Masa Kecil Bapak
Terlahir di daerah terpencil di wilayah
pegunungan pada kisaran tahun 1950-an, bisa diperkirakan bagaiamana bapak
menjalani masa kecilnya. Daerah yang jauh dari hiruk-pikuk kehidupan kota yang
penuh dengan glamour. Daerah yang masih sulit aksesnya, mengandalkan hasil
buminya untuk mencukupi kehidupan sehari-harinya.
Bapak sering cerita bahwa si Mbah hanya petani
biasa dengan sepetak sawah. Selain itu juga menjalani kerja serabutan bila ada
orang yang meminta untuk membantu pekerjaannya. Mbah sering ikut kelompok “ketoprak”
sehingga kata Bapak, Si Mbah banyak menghafal cerita-cerita dan tokoh-tokoh
pewayangan.
Karena kondisi perekonomian yang serba terbatas, sekedar bisa makan saja sudah alhamdulillah, seringkali makanan yang ada dibagi langsung oleh Mbah putri agar semua keluarga bisa turut serta makan. Jangan dibayangkan jika makanannya seperti sekarang. Untuk sekedar makan nasi beras saja, mesti menunggu ada orang hajatan. Bahkan tidak jarang di masa itu, orang yang punya hajat menggunakan nasi “ampok” ataupun “ampok campur nasi/gronjol”.
Bapak menghabiskan masa kecilnya dengan penuh
perjuangan. Mencari rumput untuk ternak dan juga ikut membantu Mbah ke sawah
maupun di rumah. Pada waktu itu di daerah dekat Bapak tinggal belum ada sekolah
yang mewadahi anak-anak usia sekolah untuk belajar. Hanya ada satu sekolah yang
cukup jauh jarak tempuhnya setingkat SD, yang kebetulan saat itu miliknya
saudara “nashoro”.
Bapak pernah cerita, bahwa di tahun-tahun itu,
di daerah bapak tinggal, masih jarang orang yang sholat. Baru banyak orang
sholat setelah meletusnya G30-S PKI. Bapak juga pernah cerita bahwa saat
mengikuti pembelajaran di SD itu, beliau pernah dijadikan “Imam Sholat
(Nashoro)” kala itu.
Menurut bapak, meskipun saat itu beliau
sekolah di tempat saudara nshoro, namun ketika bapak mendengar kata “Allah”

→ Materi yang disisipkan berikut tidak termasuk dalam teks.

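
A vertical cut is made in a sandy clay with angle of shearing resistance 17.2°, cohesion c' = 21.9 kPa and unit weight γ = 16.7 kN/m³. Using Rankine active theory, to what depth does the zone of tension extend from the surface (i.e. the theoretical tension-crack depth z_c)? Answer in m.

K_a = tan²(45° − 17.2°/2) = 0.5436; √K_a = 0.7373.
The active pressure is zero where K_a γ z = 2c√K_a, so z_c = 2c/(γ√K_a) = 2×21.9/(16.7×0.7373) = 3.557 m.

3.56 m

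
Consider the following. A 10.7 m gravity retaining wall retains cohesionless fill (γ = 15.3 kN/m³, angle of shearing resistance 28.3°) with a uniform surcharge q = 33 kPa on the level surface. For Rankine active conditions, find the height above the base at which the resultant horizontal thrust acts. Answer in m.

K_a = 0.3568.
Triangular part P₁ = ½K_aγH² = 312.5 at H/3 = 3.567 m; rectangular part P₂ = K_a q H = 126.0 at H/2 = 5.350 m.
ȳ = (P₁·3.567 + P₂·5.350)/(P₁+P₂) = 4.079 m.

4.08 m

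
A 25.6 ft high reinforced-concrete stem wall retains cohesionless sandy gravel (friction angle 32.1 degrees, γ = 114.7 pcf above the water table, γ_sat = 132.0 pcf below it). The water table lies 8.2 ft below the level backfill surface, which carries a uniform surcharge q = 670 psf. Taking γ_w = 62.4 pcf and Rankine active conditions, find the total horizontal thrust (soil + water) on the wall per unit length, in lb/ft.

24100 lb/ft

K_a = tan²(45° − φ/2) = 0.3060.
γ' = 132.0 − 62.4 = 69.60 pcf. h₂ = H − d_w = 17.4 ft.
σ'_h: at surface K_a·q = 205.0; at WT K_a(q+γd_w) = 492.8; at base K_a(q+γd_w+γ'h₂) = 863.4 psf.
P₁ = ½(205.0+492.8)×8.2 = 2861; P₂ = ½(492.8+863.4)×17.4 = 11800; P_w = ½γ_w h₂² = 9446.
Total = 2861+11800+9446 = 24110 lb/ft.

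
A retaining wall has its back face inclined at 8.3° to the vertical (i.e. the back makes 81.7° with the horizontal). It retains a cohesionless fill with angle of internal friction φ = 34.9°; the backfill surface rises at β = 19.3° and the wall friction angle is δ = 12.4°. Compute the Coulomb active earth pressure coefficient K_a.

0.407

K_a = sin²(α+φ) / [sin²α · sin(α−δ) · (1 + √{sin(φ+δ)sin(φ−β) / (sin(α−δ)sin(α+β))})²].
With α = 81.7°, φ = 34.9°, δ = 12.4°, β = 19.3°: K_a = 0.4073.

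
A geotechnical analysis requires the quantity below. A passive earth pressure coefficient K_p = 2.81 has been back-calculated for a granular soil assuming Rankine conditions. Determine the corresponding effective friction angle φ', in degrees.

28.4°

K_p = (1+sin φ)/(1−sin φ) ⇒ sin φ = (K_p − 1)/(K_p + 1) = 0.4751.
φ = arcsin(0.4751) = 28.36°.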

disebut, ada rasa senang dan tenang di hatinya. Beliau tidak tahu mengapa,
tetapi itulah yang dirasakannya saat mendengar kata “Allah” disebut, yang
kebetulan saat itu, pengetahuan mengenai agama Islam belumlah beliau dapatkan,
kecuali minim sekali.
Bapak juga cerita bahwa pengajian pertama
didapatkan adalah dari seorang kyai di dekat rumah bapak. Namanya Bapak Kyai “Jayus”.
Saya tidak tahu nama lengkap beliau. Tetapi, sepertinya sosok beliau banyak
menginspirasi kehidupan bapak juga. Terbukti, bapak sering bercerita mengenai
beliau termasuk amalan yang sering beliua tularkan. Salah satu diantaranya yang
masih ingat yang pernah disampaikan beliau saat selesai tarawih di bulan
Ramadhan, saat membaca wirid “يا مقلب القلوب ثبت قلبي على دينك ” supaya posisi kaki dan jari jempolnya tetap.
Dengan demikian insya Allah kita akan diberikan keistiqamahan dalam iman,
islam, ihsan dan menjalankan agama Allah.
Selain belajar dari kyai Jayus, bapak juga
belajar di madrasah diniyah yang jaraknya lumayan jauh, yakni di daerah “Mendongan”.
Saya kurang tahu tepatnya ada di arah mana dari tempat tinggal bapak. Bapak mesti
berjalan kaki bersama dengan teman-temannya dari desa untuk menuju ke tempat
ngaji ini.
Saat ngaji bapak cerita bahwa beliau adalah
sosok yang tidak mau kalah dari yang lainnya. Bapak selalu giat belajar dan
tidak mau kalah nilai dari temen-temennya. Pernah beliau cerita, nilainya
pernah kalah dengan seorang anak putri, kalau tidak salah namanya “Maesaroh”. Mengetahui
hal itu, bapak panas hatinya dan belajar lebih giat lagi dan alhamdulillah di
ujian berikutnya nilai bapak lebih baik darinya.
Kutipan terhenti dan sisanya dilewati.